Growing up, I constantly heard the golden rule preached: “Do unto others what you would have them do unto you.” But it didn't have a stronghold on my behaviour, the way other concepts like karma, did.

However, I recently revisited the golden rule and noticed it has a deeper meaning: it also refers to how God treats us.

God Treats Us According To How We Treat Others

This is not to say that God does not love us the same way. He loves everyone because His love is not conditional. However, what is conditional is how He interacts with each of us.

2 Samuel 22: 26-28 showcases this:

  • If we are kind/merciful to others then He shows us the merciful side of Himself.

  • If we are pure (hearted), He shows us how pure He is.

  • On the flip side, if we are proud or take joy in twisting His ways, He shows the side of Himself that is an enemy to that behaviour/mindset.

However, this is not condemnation.

Rather, it is a result of our focus (or lack thereof) on our relationship with God. The Bible tells us in 2 Corinthians 3:18: “we all, with unveiled face, beholding as in a mirror the glory of the Lord, are being transformed into the same image from glory to glory, just as by the Spirit of the Lord.”

Meaning that the more we look at God, the more we become like Him. Since God is love we end up becoming like love.

But this also means that the more unloving we become, the more God’s nature demands justice for the misfortune that follows every act that is not fuelled by love.

The Parable Of The Unforgiving Servant

Jesus talks about this concept when He tells the parable of the unforgiving servant (Matthew 18:21-35).

In it, this servant was taken before the king because of his unpaid debt. It was so large that the king threatened to throw his whole family in prison and sell off his possessions - but the man begged for mercy and the King obliged.

Only for the servant to roam the streets looking for the person who owed him money - throwing him in jail when he couldn’t repay his debt.

The other servants saw what this servant had done and reported it to the King. Now the king was incensed because this man had the gall to be harsh on someone for the same ill he had been forgiven of… so the king sent the servant to be tortured until he could pay back the debt.

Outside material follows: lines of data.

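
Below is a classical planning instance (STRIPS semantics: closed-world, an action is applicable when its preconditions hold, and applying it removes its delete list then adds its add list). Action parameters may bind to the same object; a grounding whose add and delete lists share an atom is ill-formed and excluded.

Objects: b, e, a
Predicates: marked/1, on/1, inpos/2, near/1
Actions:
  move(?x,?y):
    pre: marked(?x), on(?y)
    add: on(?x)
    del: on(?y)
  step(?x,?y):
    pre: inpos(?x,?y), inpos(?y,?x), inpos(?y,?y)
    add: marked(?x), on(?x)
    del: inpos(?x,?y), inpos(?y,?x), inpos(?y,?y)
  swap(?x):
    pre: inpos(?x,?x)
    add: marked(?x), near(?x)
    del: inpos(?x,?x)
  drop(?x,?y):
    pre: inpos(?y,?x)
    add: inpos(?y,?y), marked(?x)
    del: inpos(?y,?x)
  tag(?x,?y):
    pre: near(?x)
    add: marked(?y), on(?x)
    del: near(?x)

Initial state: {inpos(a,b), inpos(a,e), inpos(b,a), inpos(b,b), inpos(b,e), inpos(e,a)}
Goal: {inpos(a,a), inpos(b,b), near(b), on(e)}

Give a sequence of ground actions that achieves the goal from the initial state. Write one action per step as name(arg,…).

swap(b); drop(b,a); drop(e,b); drop(a,e); step(e,e)

1. swap(b)  →  {inpos(a,b), inpos(a,e), inpos(b,a), inpos(b,e), inpos(e,a), marked(b), near(b)}
2. drop(b,a)  →  {inpos(a,a), inpos(a,e), inpos(b,a), inpos(b,e), inpos(e,a), marked(b), near(b)}
3. drop(e,b)  →  {inpos(a,a), inpos(a,e), inpos(b,a), inpos(b,b), inpos(e,a), marked(b), marked(e), near(b)}
4. drop(a,e)  →  {inpos(a,a), inpos(a,e), inpos(b,a), inpos(b,b), inpos(e,e), marked(a), marked(b), marked(e), near(b)}
5. step(e,e)  →  {inpos(a,a), inpos(a,e), inpos(b,a), inpos(b,b), marked(a), marked(b), marked(e), near(b), on(e)}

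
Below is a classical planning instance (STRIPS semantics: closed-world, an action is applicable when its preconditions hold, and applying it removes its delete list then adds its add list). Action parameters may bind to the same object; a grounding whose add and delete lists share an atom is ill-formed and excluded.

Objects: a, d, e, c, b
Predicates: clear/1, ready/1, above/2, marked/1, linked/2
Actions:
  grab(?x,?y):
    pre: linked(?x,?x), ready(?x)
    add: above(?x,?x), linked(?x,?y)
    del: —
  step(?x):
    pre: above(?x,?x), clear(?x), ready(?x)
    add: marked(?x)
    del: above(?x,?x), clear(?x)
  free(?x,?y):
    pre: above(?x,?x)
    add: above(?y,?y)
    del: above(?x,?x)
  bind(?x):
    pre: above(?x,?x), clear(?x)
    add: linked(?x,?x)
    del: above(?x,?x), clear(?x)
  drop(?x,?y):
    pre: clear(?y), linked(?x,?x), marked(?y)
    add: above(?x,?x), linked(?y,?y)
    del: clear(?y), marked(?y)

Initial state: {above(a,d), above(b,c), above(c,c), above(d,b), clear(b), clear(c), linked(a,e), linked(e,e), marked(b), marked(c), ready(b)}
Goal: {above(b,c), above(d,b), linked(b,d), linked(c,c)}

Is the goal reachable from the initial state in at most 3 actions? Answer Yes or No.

Yes

1. bind(c)  →  {above(a,d), above(b,c), above(d,b), clear(b), linked(a,e), linked(c,c), linked(e,e), marked(b), marked(c), ready(b)}
2. drop(e,b)  →  {above(a,d), above(b,c), above(d,b), above(e,e), linked(a,e), linked(b,b), linked(c,c), linked(e,e), marked(c), ready(b)}
3. grab(b,d)  →  {above(a,d), above(b,b), above(b,c), above(d,b), above(e,e), linked(a,e), linked(b,b), linked(b,d), linked(c,c), linked(e,e), marked(c), ready(b)}
optimal plan length = 3; 3 ≤ 3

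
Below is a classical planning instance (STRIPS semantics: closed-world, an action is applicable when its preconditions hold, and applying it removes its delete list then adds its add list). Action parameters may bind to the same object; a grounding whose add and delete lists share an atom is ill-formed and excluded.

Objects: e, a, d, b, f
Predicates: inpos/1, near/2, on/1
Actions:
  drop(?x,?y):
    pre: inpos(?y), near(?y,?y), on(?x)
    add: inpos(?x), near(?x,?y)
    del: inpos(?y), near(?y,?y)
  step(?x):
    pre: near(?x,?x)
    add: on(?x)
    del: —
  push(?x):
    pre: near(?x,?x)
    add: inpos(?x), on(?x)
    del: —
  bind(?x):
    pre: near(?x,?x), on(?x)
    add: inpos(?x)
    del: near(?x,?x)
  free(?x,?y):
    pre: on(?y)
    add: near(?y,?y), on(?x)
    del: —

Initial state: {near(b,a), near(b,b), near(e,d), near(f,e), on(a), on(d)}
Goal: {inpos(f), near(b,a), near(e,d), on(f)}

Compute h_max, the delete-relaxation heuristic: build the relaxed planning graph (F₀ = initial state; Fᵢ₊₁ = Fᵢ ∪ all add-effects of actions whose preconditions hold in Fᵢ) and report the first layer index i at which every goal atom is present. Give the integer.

F0 = init (6 atoms)
F1 = F0 ∪ {inpos(b), near(a,a), near(d,d), on(b), on(e), on(f)}  (12 atoms)
F2 = F1 ∪ {inpos(a), inpos(d), inpos(e), inpos(f), near(a,b), near(d,b), near(e,b), near(e,e), near(f,b), near(f,f)}  (22 atoms)
goal ⊆ F2  ⇒  h_max = 2

2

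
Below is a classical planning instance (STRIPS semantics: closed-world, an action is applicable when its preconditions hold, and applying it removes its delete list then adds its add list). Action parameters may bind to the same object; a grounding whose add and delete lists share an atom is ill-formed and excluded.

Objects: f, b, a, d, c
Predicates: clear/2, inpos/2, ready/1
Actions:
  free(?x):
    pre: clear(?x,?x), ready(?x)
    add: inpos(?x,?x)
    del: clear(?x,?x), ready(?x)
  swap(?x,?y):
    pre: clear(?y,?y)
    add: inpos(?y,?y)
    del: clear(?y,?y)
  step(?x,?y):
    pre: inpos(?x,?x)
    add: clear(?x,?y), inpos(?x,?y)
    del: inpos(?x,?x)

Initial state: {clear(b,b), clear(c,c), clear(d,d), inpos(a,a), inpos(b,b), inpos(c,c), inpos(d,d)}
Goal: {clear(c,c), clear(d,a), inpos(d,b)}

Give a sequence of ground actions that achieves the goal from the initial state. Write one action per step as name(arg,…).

step(d,b); swap(f,d); step(d,a)

1. step(d,b)  →  {clear(b,b), clear(c,c), clear(d,b), clear(d,d), inpos(a,a), inpos(b,b), inpos(c,c), inpos(d,b)}
2. swap(f,d)  →  {clear(b,b), clear(c,c), clear(d,b), inpos(a,a), inpos(b,b), inpos(c,c), inpos(d,b), inpos(d,d)}
3. step(d,a)  →  {clear(b,b), clear(c,c), clear(d,a), clear(d,b), inpos(a,a), inpos(b,b), inpos(c,c), inpos(d,a), inpos(d,b)}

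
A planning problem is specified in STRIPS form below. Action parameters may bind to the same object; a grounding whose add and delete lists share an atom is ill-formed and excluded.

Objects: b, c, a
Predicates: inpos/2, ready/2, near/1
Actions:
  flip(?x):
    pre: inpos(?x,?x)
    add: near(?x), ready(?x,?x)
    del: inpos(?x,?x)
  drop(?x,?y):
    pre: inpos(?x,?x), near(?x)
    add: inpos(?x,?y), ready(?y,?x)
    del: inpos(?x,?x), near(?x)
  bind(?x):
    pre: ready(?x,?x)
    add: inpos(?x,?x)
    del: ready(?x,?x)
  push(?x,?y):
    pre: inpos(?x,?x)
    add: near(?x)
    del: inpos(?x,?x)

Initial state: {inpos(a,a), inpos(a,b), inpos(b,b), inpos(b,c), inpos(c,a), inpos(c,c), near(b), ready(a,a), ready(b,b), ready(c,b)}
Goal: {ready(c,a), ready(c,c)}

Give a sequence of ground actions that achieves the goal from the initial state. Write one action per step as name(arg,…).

1. flip(c)  →  {inpos(a,a), inpos(a,b), inpos(b,b), inpos(b,c), inpos(c,a), near(b), near(c), ready(a,a), ready(b,b), ready(c,b), ready(c,c)}
2. flip(a)  →  {inpos(a,b), inpos(b,b), inpos(b,c), inpos(c,a), near(a), near(b), near(c), ready(a,a), ready(b,b), ready(c,b), ready(c,c)}
3. bind(a)  →  {inpos(a,a), inpos(a,b), inpos(b,b), inpos(b,c), inpos(c,a), near(a), near(b), near(c), ready(b,b), ready(c,b), ready(c,c)}
4. drop(a,c)  →  {inpos(a,b), inpos(a,c), inpos(b,b), inpos(b,c), inpos(c,a), near(b), near(c), ready(b,b), ready(c,a), ready(c,b), ready(c,c)}

flip(c); flip(a); bind(a); drop(a,c)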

Jesus ended the story with this warning: this was how God would treat us if we did not forgive people from our heart.

Takeaways

The servant only got punished because the other servants told on him. This reveals two things:

  1. We are expected to carry forward the love, grace, and mercy we have received from God.

  2. How we treat others matters since it is directly proportional to what we have received from God.

To clarify: this is not meant to be a fear-based reminder. God loves each one of us. Therefore this is a reminder to be our most loving selves because not doing so:

  • Hurts the offender - unloving actions poison our hearts.

  • Hurts the bystanders watching - science shows that watching random acts of kindness greatly improves our emotional health and well-being.

  • Hurts the people who have nothing to do with the situation by creating a ripple effect we cannot control.

Mercy has long-reaching consequences.